After Lizzie Wells loses her husband, the professor of British literature finds the structure she needs to begin living the rest of her life in Victorian mourning customs. She goes on a “widow shopping spree for black clothes.” She puts a lock of her husband’s hair in a locket and wears a pendant marked with his fingerprint. She carries a tiny urn filled with his ashes in her handbag. She buys black-edged stationery and lets her students and colleagues know that she will not be answering email and only communicating via paper for “an undetermined time period.” Watching an independent, 21st-century woman with a thriving career try to follow rules created for women whose entire identities were bound to their husbands could have made for a great novel, but this is about as far as Lizzie gets in adopting Victorian mourning customs. She acknowledges as much when she says that “proper grief stationery, black clothes, [and] keepsake jewelry” are gestures toward the full package.

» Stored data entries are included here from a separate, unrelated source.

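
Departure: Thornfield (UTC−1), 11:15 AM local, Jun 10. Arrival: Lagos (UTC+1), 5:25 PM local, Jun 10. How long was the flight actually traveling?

4 hours 10 minutes

Departure in UTC: 11:15 AM + 1:00 = 12:15 PM on Jun 10.
Arrival in UTC: 5:25 PM − 1:00 = 4:25 PM on Jun 10.
Elapsed = 4:25 PM − 12:15 PM = 4 hours 10 minutes.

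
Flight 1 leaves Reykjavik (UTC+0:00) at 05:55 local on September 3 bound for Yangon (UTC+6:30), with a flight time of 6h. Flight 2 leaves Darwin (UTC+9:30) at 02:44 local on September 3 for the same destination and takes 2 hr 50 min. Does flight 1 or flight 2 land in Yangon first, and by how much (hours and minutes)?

the second, by 15 hours 51 minutes

Flight 1 departs at 05:55 UTC (Sep 3).
+6 hours → arrive 11:55 UTC on Sep 3.
Flight 2 in UTC: 02:44 − 9:30 = 17:14 on Sep 2.
+2 hours 50 minutes → arrive 20:04 UTC on Sep 2.
Flight 2 lands earlier by 15 hours 51 minutes.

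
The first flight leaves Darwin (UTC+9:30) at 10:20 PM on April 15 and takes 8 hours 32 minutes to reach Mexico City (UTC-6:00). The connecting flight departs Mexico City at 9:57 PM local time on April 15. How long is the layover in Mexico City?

6 hours 35 minutes

Convert departure to UTC: 10:20 PM − 9:30 = 12:50 PM UTC on Apr 15.
Add 8 hours 32 minutes flight time → 9:22 PM UTC.
Mexico City is UTC−6:00, so local arrival = 9:22 PM − 6:00 = 3:22 PM on Apr 15.
Layover = 9:57 PM − 3:22 PM = 6 hours 35 minutes.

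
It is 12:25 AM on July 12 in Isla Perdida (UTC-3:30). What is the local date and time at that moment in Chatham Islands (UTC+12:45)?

In UTC: 12:25 AM + 3:30 = 3:55 AM on Jul 12.
Chatham Islands is UTC+12:45: 3:55 AM + 12:45 = 4:40 PM on Jul 12.

4:40 PM on Jul 12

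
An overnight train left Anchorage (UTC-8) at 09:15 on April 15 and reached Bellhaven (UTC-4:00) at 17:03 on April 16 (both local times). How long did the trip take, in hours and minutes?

Departure in UTC: 09:15 + 8:00 = 17:15 on Apr 15.
Arrival in UTC: 17:03 + 4:00 = 21:03 on Apr 16.
Elapsed = 21:03 − 17:15 (+1 day) = 27 hours 48 minutes.

27 hours 48 minutes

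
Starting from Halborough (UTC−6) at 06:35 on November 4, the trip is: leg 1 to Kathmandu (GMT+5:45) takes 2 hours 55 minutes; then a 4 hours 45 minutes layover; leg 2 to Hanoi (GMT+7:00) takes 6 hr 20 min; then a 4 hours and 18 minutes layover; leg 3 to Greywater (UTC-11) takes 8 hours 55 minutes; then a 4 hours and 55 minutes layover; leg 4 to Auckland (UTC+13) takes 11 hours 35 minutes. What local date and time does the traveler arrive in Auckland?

Convert departure to UTC: 06:35 + 6:00 = 12:35 UTC on Nov 4.
Add 2 hours 55 minutes leg 1 → 15:30 UTC.
Add 4 hours 45 minutes layover in Kathmandu → 20:15 UTC.
Add 6 hours and 20 minutes leg 2 → 02:35 UTC (Nov 5).
Add 4 hours and 18 minutes layover in Hanoi → 06:53 UTC.
Add 8 hours 55 minutes leg 3 → 15:48 UTC.
Add 4 hours 55 minutes layover in Greywater → 20:43 UTC.
Add 11 hours and 35 minutes leg 4 → 08:18 UTC (Nov 6).
Auckland is UTC+13:00, so local arrival = 08:18 + 13:00 = 21:18 on Nov 6.

21:18 on November 6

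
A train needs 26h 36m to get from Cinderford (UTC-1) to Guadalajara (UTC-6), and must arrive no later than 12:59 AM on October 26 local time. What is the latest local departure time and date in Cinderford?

Target arrival in UTC: 12:59 AM + 6:00 = 6:59 AM on Oct 26.
Subtract 26 hours and 36 minutes → departure 4:23 AM UTC on Oct 25.
Cinderford is UTC−1:00: 4:23 AM − 1:00 = 3:23 AM on Oct 25.

3:23 AM on Oct 25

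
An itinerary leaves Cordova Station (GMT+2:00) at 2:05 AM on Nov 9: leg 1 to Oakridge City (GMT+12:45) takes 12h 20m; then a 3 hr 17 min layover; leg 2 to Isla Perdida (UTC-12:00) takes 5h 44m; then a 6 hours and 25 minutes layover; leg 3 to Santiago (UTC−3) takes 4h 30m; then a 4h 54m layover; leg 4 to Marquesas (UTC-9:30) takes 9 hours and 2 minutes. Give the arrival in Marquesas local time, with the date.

12:47 PM on Nov 10

Convert departure to UTC: 2:05 AM − 2:00 = 12:05 AM UTC on Nov 9.
Add 12 hours and 20 minutes leg 1 → 12:25 PM UTC.
Add 3 hours 17 minutes layover in Oakridge City → 3:42 PM UTC.
Add 5 hours and 44 minutes leg 2 → 9:26 PM UTC.
Add 6 hours and 25 minutes layover in Isla Perdida → 3:51 AM UTC (Nov 10).
Add 4 hours 30 minutes leg 3 → 8:21 AM UTC.
Add 4 hours and 54 minutes layover in Santiago → 1:15 PM UTC.
Add 9 hours and 2 minutes leg 4 → 10:17 PM UTC.
Marquesas is UTC−9:30, so local arrival = 10:17 PM − 9:30 = 12:47 PM on Nov 10.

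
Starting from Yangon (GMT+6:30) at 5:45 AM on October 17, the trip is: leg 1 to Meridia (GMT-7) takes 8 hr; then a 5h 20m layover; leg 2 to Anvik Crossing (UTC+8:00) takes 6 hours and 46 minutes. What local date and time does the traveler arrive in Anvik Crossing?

3:21 AM on October 18

Convert departure to UTC: 5:45 AM − 6:30 = 11:15 PM UTC on Oct 16.
Add 8 hours leg 1 → 7:15 AM UTC (Oct 17).
Add 5 hours and 20 minutes layover in Meridia → 12:35 PM UTC.
Add 6 hours and 46 minutes leg 2 → 7:21 PM UTC.
Anvik Crossing is UTC+8:00, so local arrival = 7:21 PM + 8:00 = 3:21 AM on Oct 18.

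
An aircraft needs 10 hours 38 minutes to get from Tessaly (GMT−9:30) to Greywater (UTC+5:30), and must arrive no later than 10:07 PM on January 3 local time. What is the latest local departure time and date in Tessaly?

8:29 PM on Jan 2

Target arrival in UTC: 10:07 PM − 5:30 = 4:37 PM on Jan 3.
Subtract 10 hours and 38 minutes → departure 5:59 AM UTC on Jan 3.
Tessaly is UTC−9:30: 5:59 AM − 9:30 = 8:29 PM on Jan 2.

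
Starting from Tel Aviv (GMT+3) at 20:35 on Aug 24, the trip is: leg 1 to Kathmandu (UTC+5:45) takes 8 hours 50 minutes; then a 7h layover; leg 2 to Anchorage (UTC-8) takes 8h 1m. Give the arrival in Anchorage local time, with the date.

Convert departure to UTC: 20:35 − 3:00 = 17:35 UTC on Aug 24.
Add 8 hours and 50 minutes leg 1 → 02:25 UTC (Aug 25).
Add 7 hours layover in Kathmandu → 09:25 UTC.
Add 8 hours 1 minute leg 2 → 17:26 UTC.
Anchorage is UTC−8:00, so local arrival = 17:26 − 8:00 = 09:26 on Aug 25.

09:26 on August 25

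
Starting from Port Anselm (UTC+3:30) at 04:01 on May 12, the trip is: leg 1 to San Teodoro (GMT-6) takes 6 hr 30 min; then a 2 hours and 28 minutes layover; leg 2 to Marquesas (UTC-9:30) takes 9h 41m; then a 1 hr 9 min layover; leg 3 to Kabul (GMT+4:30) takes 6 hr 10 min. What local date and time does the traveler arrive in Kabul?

Convert departure to UTC: 04:01 − 3:30 = 00:31 UTC on May 12.
Add 6 hours 30 minutes leg 1 → 07:01 UTC.
Add 2 hours 28 minutes layover in San Teodoro → 09:29 UTC.
Add 9 hours 41 minutes leg 2 → 19:10 UTC.
Add 1 hour and 9 minutes layover in Marquesas → 20:19 UTC.
Add 6 hours 10 minutes leg 3 → 02:29 UTC (May 13).
Kabul is UTC+4:30, so local arrival = 02:29 + 4:30 = 06:59 on May 13.

06:59 on May 13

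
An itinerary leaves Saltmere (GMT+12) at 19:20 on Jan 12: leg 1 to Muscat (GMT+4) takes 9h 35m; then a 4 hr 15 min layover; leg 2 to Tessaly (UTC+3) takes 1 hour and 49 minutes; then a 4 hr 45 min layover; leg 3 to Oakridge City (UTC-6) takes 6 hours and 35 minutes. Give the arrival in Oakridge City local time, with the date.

Convert departure to UTC: 19:20 − 12:00 = 07:20 UTC on Jan 12.
Add 9 hours 35 minutes leg 1 → 16:55 UTC.
Add 4 hours 15 minutes layover in Muscat → 21:10 UTC.
Add 1 hour 49 minutes leg 2 → 22:59 UTC.
Add 4 hours 45 minutes layover in Tessaly → 03:44 UTC (Jan 13).
Add 6 hours and 35 minutes leg 3 → 10:19 UTC.
Oakridge City is UTC−6:00, so local arrival = 10:19 − 6:00 = 04:19 on Jan 13.

04:19 on Jan 13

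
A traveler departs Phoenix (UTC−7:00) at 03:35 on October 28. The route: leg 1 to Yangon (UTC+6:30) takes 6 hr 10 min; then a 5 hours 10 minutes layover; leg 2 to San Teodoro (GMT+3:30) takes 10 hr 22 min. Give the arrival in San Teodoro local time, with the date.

Convert departure to UTC: 03:35 + 7:00 = 10:35 UTC on Oct 28.
Add 6 hours 10 minutes leg 1 → 16:45 UTC.
Add 5 hours 10 minutes layover in Yangon → 21:55 UTC.
Add 10 hours and 22 minutes leg 2 → 08:17 UTC (Oct 29).
San Teodoro is UTC+3:30, so local arrival = 08:17 + 3:30 = 11:47 on Oct 29.

11:47 on October 29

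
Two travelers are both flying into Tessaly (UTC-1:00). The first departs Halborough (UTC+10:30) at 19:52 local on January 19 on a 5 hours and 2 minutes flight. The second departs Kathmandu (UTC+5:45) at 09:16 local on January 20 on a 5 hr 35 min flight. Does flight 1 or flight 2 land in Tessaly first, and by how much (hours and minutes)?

Flight 1 in UTC: 19:52 − 10:30 = 09:22 on Jan 19.
+5 hours 2 minutes → arrive 14:24 UTC on Jan 19.
Flight 2 in UTC: 09:16 − 5:45 = 03:31 on Jan 20.
+5 hours 35 minutes → arrive 09:06 UTC on Jan 20.
Flight 1 lands earlier by 18 hours 42 minutes.

the first, by 18 hours 42 minutes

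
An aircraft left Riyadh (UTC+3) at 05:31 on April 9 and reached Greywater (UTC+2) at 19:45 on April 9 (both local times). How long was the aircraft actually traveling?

15 hours 14 minutes

Greywater is 1:00 behind Riyadh.
Clock-face elapsed time (ignoring zones) is 14 hours 14 minutes.
Actual elapsed = 14 hours 14 minutes + 1:00 = 15 hours 14 minutes.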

Much like her heroine, Reeves seems to think that gestures toward the premise she created are sufficient to fulfill its promise. Lizzie does occasionally remember to ask herself, “What would a Victorian widow do?” But most of what she does throughout the entire novel is not what a Victorian widow would do. A Victorian widow would not go to work, for example. A Victorian widow would not almost kiss her husband’s best friend in large part because a Victorian widow would not be sitting on a sofa next to her husband’s best friend, unchaperoned, in the first place. And if black leggings qualify as widow’s weeds, then every woman who has ever taken a barre class is in deep mourning. The conceit becomes tiresome quickly, but it does serve as a distraction from what is otherwise a lackluster and slightly preposterous love story. These complaints may seem pedantic, but what could have been a fun crossover novel for fans of contemporary romance and historical romance is unlikely to satisfy either.

THE EMOTIONS

Book Cover

Jean Detrez, the narrator of Belgian author Toussaint’s novel (in Polizzotti’s translation from French), has a lot on his mind. When the novel begins, it’s 2016—specifically, the time around the Brexit vote on June 23. Jean’s marriage to a woman named Diane is also coming to an end. A few months later, flipping through his phone, Jean comes across a racy photograph of a woman, prompting him to think about the futurology retreat where it was taken. It’s through his reactions to fellow participants at that event that we learn more about Jean, who works for the European Commission; he’s alienated less by the snobbery than by “the casual familiarity” with which one attendee discussed prominent politicians. At the retreat, he meets an Estonian woman named Enid, with whom he has a brief emotional affair. Jean then muses on the aftermath of his father’s death later that same year, which leads to him considering his ties to his brother and wondering if his father’s death corresponds to the end of an era—giving way to a time “in which excess, slander, and mendacity had taken over the public forum, in which respect for the facts no longer had the inviolate character it had always enjoyed in the past.” There’s also the matter of his strained relationship with Diane and his warmer relationship with his first wife, Elisabetta, whose existence doesn’t come up until two-thirds of the way into the book. Jean is thoughtful in places, with a couple of moving invocations of Stefan Zweig’s life, but it gradually becomes clear that his professional success doesn’t necessarily translate into an ideal personal or marital life. Toussaint has written a subtle but bracing exploration of his protagonist’s perceptions and failings.